Mkhwebane released a report in 2019 looking into allegations against Public Enterprises Minister Pravin Gordhan and the South African Revenue Services (Sars) in relation to the so-called ‘rogue unit’.

She found that the establishment of the unit was unlawful and that Gordhan, who was Sars commissioner at the time, had violated the constitution.

She also found that the unit had conducted irregular and unlawful intelligence operations and that Sars failed to follow procurement rules when it bought spying equipment.

High Court findings

However, the court found that the Mkhwebane’s conclusion that the unit was established in violation of the National Strategic Intelligence (NSI) Act, because it was set up without the involvement of the National Intelligence Agency (NIA), was wrong in law.

“The NIA was not legally required to be involved in the establishment of the unit.
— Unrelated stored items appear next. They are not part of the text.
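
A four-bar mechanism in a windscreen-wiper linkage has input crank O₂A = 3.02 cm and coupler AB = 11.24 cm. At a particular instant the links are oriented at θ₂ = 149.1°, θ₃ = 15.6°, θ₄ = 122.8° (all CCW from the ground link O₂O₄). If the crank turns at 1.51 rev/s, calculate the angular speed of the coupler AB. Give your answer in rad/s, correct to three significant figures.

1.18

ω₂ = 9.488 rad/s (from 1.51 rev/s).
Differentiating the loop-closure r₂e^{iθ₂}+r₃e^{iθ₃}=r₁+r₄e^{iθ₄} gives r₂ω₂e^{iθ₂}+r₃ω₃e^{iθ₃}=r₄ω₄e^{iθ₄}.
Eliminating the other unknown: ω₃ = r₂ω₂ sin(θ₄−θ₂) / [r₃ sin(θ₃−θ₄)].
Numerator sine = -0.44307; denominator sine = -0.95528.
Result = 0.0302·9.488·(-0.44307) / (0.1124·(-0.95528)) = +1.1823 rad/s; magnitude 1.1823 rad/s.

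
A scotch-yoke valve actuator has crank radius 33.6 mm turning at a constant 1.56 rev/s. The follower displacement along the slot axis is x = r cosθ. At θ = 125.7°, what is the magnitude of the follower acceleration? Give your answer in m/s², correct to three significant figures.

ω = 9.802 rad/s (from 1.56 rev/s).
x = r cosθ ⇒ ẍ = −rω² cosθ (ω constant).
|a| = rω²|cosθ| = 0.0336·(9.802)²·|cos 125.7°| = 1.8837 m/s².

1.88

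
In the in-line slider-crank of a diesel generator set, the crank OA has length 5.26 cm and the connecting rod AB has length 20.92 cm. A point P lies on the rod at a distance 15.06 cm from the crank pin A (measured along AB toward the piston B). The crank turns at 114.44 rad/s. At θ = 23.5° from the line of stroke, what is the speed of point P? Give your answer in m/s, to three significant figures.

3.20

ω = 114.4 rad/s.  Crank-pin speed |V_A| = rω = 6.0195 m/s, perpendicular to OA.
Rod angle: sinφ = −(r/L) sinθ ⇒ φ = -5.754°; ω_rod = −rω cosθ/√(L²−r²sin²θ) = -26.521 rad/s.
V_P = V_A + ω_rod × AP, with AP = 0.1506 m along the rod.
Components: V_Px = −rω sinθ − a·ω_rod·sinφ = -2.8007 m/s;  V_Py = rω cosθ + a·ω_rod·cosφ = +1.5463 m/s.
|V_P| = √(V_Px² + V_Py²) = 3.1992 m/s.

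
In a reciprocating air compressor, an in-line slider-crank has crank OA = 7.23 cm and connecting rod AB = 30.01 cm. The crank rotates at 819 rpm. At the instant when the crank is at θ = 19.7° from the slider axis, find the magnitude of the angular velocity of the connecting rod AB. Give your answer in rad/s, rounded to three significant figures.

ω = 85.77 rad/s (converted from 819 rpm).
The rod makes angle φ with the slider axis where L sinφ = r sinθ; differentiating, L cosφ·φ̇ = r ω cosθ.
L cosφ = √(L² − r² sin²θ) = 0.29911 m.
|ω_rod| = r ω |cosθ| / √(L² − r² sin²θ) = 0.0723·85.77·0.94147/0.29911 = 19.518 rad/s.

19.5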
The Public Protector’s conclusion in respect of the apparent lack of involvement of the NIA in the establishment of the unit are therefore wrong in law, irrational and unlawful,” the court said.

Mkhwebane’s fitness to hold office

Since then Gordhan accused Mkhwebane of waging a political campaign against opponents of state capture and claimed she was not fit to hold office.

The North Gauteng High Court, however, said that Gordhan had no evidence to prove his allegations against Mkhwebane.

It said that there was no evidence that she has ulterior motives and called his claims “suspicions and mere speculation” and said that was a debate for Parliament.

This has since resulted in the National Assembly voting in favour of establishing an ad hoc committee to investigate Mkhwebane’s fitness to hold office.

report by an independent review panel, that had been set before that process, recommended a parliamentary inquiry into Mkhwebane’s fitness to hold office.

The panel was established by National Assembly speaker Thandi Modise after the Democratic Alliance (DA) tabled a motion for Mkhwebane’s removal from office.

The panel found substantial information that constitutes prima facie evidence of incompetence and misconduct against the public protector. It comprised retired Constitutional Court judge Bess Nkabinde, advocate Dumisa Ntsebeza and advocate Johan de Waal.